La canoa se deslizaba silenciosamente a través de las ramas que caían plácidamente sobre la orilla del arroyo. Mi padre iba detrás moviendo el remo sigilosamente levantandolo rítmicamente sin hacer ruido. Esta, la canoa, aunque pareciera casi no moverse, iba cortando el agua espejada como el trazo de un cuchillo muy afilado sobre la piel de un ser vivo.

Al cruzar por debajo unos tamarizes, la vegetación se hizo más espesa tan así, que las ramas de los árboles de ambas orillas se entrelazaban entre sí.

Un par de cigüeñas levantaba el vuelo desde unas ramas que se inclinaban hacia el agua. Al principio, rozando su superficie, luego, aleteando se elevaron oblicuamente hacia la otra orilla.

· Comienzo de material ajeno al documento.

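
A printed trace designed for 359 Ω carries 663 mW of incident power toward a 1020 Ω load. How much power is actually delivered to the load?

P_delivered ≈ 511 mW

Γ = (1020 − 359)/(1020 + 359) = 0.479
|Γ|² = 0.23
P_refl = |Γ|²·P_inc = 152 mW, P_del = (1 − |Γ|²)·P_inc = 511 mW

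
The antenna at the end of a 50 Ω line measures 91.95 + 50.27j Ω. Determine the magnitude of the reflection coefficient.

|Γ| ≈ 0.435

Γ = (Z_L − Z_0)/(Z_L + Z_0) = (41.95 + j50.27)/(141.9 + j50.27)
|Γ| = 65.5/151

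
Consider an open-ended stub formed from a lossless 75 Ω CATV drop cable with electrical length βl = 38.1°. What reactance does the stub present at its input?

tan(βl) = 0.784
For an open-ended stub, Z_in = −jZ_0·cot(βl) = −jZ_0/tan(βl)

X_in ≈ -95.7 Ω (capacitive)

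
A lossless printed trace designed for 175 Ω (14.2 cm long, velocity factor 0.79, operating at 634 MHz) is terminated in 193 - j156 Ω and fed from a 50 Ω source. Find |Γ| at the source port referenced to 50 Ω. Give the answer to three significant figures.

λ = v/f = 0.79·c / 634 MHz = 0.374 m
βl = 2π·l/λ = 2π × 0.38 = 137°
tan(βl) = -0.941
Z_in = Z_0·(Z_L + jZ_0·tanβl)/(Z_0 + jZ_L·tanβl) = 330 + j135 Ω
Γ_s = (Z_in − Z_s)/(Z_in + Z_s) = (280 + j135)/(380 + j135), |Γ_s| = 0.771

|Γ| ≈ 0.771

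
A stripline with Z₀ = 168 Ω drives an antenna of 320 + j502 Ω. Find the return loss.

RL ≈ 2.51 dB

Γ = (152 + j502)/(488 + j502), |Γ| = 0.749
RL = −20·log₁₀|Γ| = −20·log₁₀(0.749)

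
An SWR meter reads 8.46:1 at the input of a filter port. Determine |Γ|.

|Γ| ≈ 0.789

|Γ| = (S − 1)/(S + 1) = (8.46 − 1)/(8.46 + 1) = 7.46/9.46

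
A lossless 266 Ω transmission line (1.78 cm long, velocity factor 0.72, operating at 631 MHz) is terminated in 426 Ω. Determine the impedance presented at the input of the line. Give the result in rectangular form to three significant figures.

Z_in ≈ 367 − j109 Ω

λ = v/f = 0.72·c / 631 MHz = 0.342 m
βl = 2π·l/λ = 2π × 0.052 = 18.7°
tan(βl) = tan(18.7°) = 0.339
Z_in = Z_0·(Z_L + jZ_0·tanβl)/(Z_0 + jZ_L·tanβl)
     = 266·(426 + j90.1)/(266 + j144)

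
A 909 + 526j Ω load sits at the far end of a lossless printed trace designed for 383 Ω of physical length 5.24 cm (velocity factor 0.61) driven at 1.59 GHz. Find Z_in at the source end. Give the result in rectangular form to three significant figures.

λ = v/f = 0.61·c / 1.59 GHz = 0.115 m
βl = 2π·l/λ = 2π × 0.455 = 164°
tan(βl) = tan(164°) = -0.289
Z_in = Z_0·(Z_L + jZ_0·tanβl)/(Z_0 + jZ_L·tanβl)
     = 383·(909 + j415)/(535 − j262)

Z_in ≈ 407 + j497 Ω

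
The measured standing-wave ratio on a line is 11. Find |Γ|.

|Γ| ≈ 0.833

|Γ| = (S − 1)/(S + 1) = (11 − 1)/(11 + 1) = 10/12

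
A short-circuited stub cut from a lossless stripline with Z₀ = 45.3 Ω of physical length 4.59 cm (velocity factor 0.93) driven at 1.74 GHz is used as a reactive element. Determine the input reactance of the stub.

λ = v/f = 0.93·c / 1.74 GHz = 0.16 m
βl = 2π·l/λ = 2π × 0.286 = 103°
tan(βl) = -4.31
For a short-circuited stub, Z_in = jZ_0·tan(βl)

X_in ≈ -195 Ω (capacitive)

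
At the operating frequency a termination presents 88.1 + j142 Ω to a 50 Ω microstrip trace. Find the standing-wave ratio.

VSWR ≈ 6.76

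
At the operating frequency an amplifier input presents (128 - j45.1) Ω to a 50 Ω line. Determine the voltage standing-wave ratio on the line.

Γ = (Z_L − Z_0)/(Z_L + Z_0) = (78 − j45.1)/(178 − j45.1)
|Γ| = 90.1/184 = 0.491
VSWR = (1 + |Γ|)/(1 − |Γ|) = 1.49/0.509

VSWR ≈ 2.93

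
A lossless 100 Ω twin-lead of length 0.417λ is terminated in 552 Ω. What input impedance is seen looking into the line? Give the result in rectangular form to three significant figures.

Z_in ≈ 66.4 + j153 Ω

βl = 2π × 0.417 = 150°
tan(βl) = tan(150°) = -0.575
Z_in = Z_0·(Z_L + jZ_0·tanβl)/(Z_0 + jZ_L·tanβl)
     = 100·(552 − j57.5)/(100 − j317)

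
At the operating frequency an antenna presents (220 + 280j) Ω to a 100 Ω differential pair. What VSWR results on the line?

VSWR ≈ 6.05

Γ = (Z_L − Z_0)/(Z_L + Z_0) = (120 + j280)/(320 + j280)
|Γ| = 305/425 = 0.716
VSWR = (1 + |Γ|)/(1 − |Γ|) = 1.72/0.284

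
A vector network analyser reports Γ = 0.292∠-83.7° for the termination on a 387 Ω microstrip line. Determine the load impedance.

Z_L = Z_0·(1 + Γ)/(1 − Γ) = 387·(1.03 − j0.29)/(0.968 + j0.29)

Z_L ≈ 347 − j220 Ω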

Estábamos atentos; sabíamos que la presa estaba delante en algún lugar alimentándose o refrescándose.

Llevaba una vieja carabina, de esas del ejército, un viejo mauser, el cual descansaba sobre mi regazo. Cada tanto, a medida que iba despejando las ramas que obstruian el pasaje de la canoa las tarariras se alimentaban; lo percibía por el movimiento circular sobre el agua y el sonido del chapoteo que ellas emiten  a escasos centímetros por delante de proa y sobre estribor.

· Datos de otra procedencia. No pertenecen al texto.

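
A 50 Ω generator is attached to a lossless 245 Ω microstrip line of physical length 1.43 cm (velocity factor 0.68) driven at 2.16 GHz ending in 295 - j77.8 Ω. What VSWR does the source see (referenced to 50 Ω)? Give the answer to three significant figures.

λ = v/f = 0.68·c / 2.16 GHz = 0.0944 m
βl = 2π·l/λ = 2π × 0.151 = 54.5°
tan(βl) = 1.4
Z_in = Z_0·(Z_L + jZ_0·tanβl)/(Z_0 + jZ_L·tanβl) = 177 − j23.1 Ω
Γ_s = (Z_in − Z_s)/(Z_in + Z_s) = (127 − j23.1)/(227 − j23.1), |Γ_s| = 0.566
VSWR = (1 + |Γ_s|)/(1 − |Γ_s|)

VSWR ≈ 3.61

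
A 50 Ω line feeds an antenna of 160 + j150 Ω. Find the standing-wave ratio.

Γ = (Z_L − Z_0)/(Z_L + Z_0) = (110 + j150)/(210 + j150)
|Γ| = 186/258 = 0.721
VSWR = (1 + |Γ|)/(1 − |Γ|) = 1.72/0.279

VSWR ≈ 6.16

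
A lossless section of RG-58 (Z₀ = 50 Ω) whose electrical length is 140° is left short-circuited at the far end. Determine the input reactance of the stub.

X_in ≈ -42 Ω (capacitive)

tan(βl) = -0.839
For a short-circuited stub, Z_in = jZ_0·tan(βl)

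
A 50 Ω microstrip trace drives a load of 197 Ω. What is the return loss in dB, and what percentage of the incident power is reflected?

Γ = (197 − 50)/(197 + 50) = 0.595
RL = −20·log₁₀(0.595) = 4.51 dB
P_refl/P_inc = |Γ|² = 0.354

RL ≈ 4.51 dB; 35.4% of incident power reflected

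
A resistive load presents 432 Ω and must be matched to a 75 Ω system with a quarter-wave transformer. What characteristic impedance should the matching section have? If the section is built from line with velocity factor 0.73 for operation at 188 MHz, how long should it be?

Z_qwt ≈ 180 Ω; length ≈ 29.1 cm

Z_qwt = √(Z_0·R_L) = √(75 × 432) = √32400
λ = 0.73·c/f = 1.16 m, so l = λ/4 = 0.291 m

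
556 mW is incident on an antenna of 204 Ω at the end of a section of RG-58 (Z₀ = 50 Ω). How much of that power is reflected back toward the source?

P_reflected ≈ 204 mW

Γ = (204 − 50)/(204 + 50) = 0.606
|Γ|² = 0.368
P_refl = |Γ|²·P_inc = 204 mW, P_del = (1 − |Γ|²)·P_inc = 352 mW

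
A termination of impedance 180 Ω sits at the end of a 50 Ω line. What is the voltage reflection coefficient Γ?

Γ = 0.565

Γ = (Z_L − Z_0)/(Z_L + Z_0) = (180 − 50)/(180 + 50) = 130/230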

De repente escuchamos el clásico sonido del carpincho, a escasos metros por delante y a estribor. Se alimentaba. Mi padre puso su dedo sobre su boca y estiró casi simultáneamente su mano en dirección a donde estaba la presa. Fue el momento que saqué el seguro al arma.

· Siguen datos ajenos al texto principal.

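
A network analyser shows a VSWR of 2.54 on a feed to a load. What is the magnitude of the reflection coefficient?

|Γ| = (S − 1)/(S + 1) = (2.54 − 1)/(2.54 + 1) = 1.54/3.54

|Γ| ≈ 0.435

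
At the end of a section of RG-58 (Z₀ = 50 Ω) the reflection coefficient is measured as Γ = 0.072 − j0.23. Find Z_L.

Z_L = Z_0·(1 + Γ)/(1 − Γ) = 50·(1.07 − j0.23)/(0.928 + j0.23)

Z_L ≈ 51.5 − j25.2 Ω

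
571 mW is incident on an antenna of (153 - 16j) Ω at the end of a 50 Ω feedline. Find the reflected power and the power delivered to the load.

|Γ| = |(103 − j16)/(203 − j16)| = 0.512
|Γ|² = 0.262
P_refl = |Γ|²·P_inc = 150 mW, P_del = (1 − |Γ|²)·P_inc = 421 mW

P_reflected ≈ 150 mW; P_delivered ≈ 421 mW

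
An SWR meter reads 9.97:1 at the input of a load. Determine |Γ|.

|Γ| ≈ 0.818

|Γ| = (S − 1)/(S + 1) = (9.97 − 1)/(9.97 + 1) = 8.97/11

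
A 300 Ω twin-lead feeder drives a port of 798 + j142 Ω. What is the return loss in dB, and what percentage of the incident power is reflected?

RL ≈ 6.6 dB; 21.9% of incident power reflected

Γ = (498 + j142)/(1098 + j142), |Γ| = 0.468
RL = −20·log₁₀(0.468) = 6.6 dB
P_refl/P_inc = |Γ|² = 0.219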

El animal nos vio. Emitió el sonido característico de alerta precipitándose hacia al agua justo en el instante que abrí fuego. Aún recuerdo verlo como ejecutaba la maniobra de escape dando el salto hacia las profundidades del arroyo para así nadar y alejarse de nosotros, y, el culatazo de la carabina que impulsó mi hombro hacia atrás.

Luego provino el silencio, roto apenas por el pandemónium de las aves nerviosas que revoloteaban de rama en rama.

Mi padre llevó la canoa hacia el lugar donde el animal había salido recostando su popa sobre un acantilado; con una mano se sostenía de una rama, en tanto, hacía gesto hacia el agua. Fue cuando comencé a apreciar el charco de sangre. El proyectil fue mucho más rápido, directo a la parte posterior de sus omóplatos delanteros. Le había acertado. Y sabía que era mortal.

Volvimos de vuelta al campamento, lugar de donde habíamos partido. Sabíamos que había que darle unas dos horas ya que el animal se había sumergido y su cuerpo aparecería flotando para ser apresado por la maraña que formaba parte de la floresta, una de las más espesas y enmarañadas que había en el sotobosque.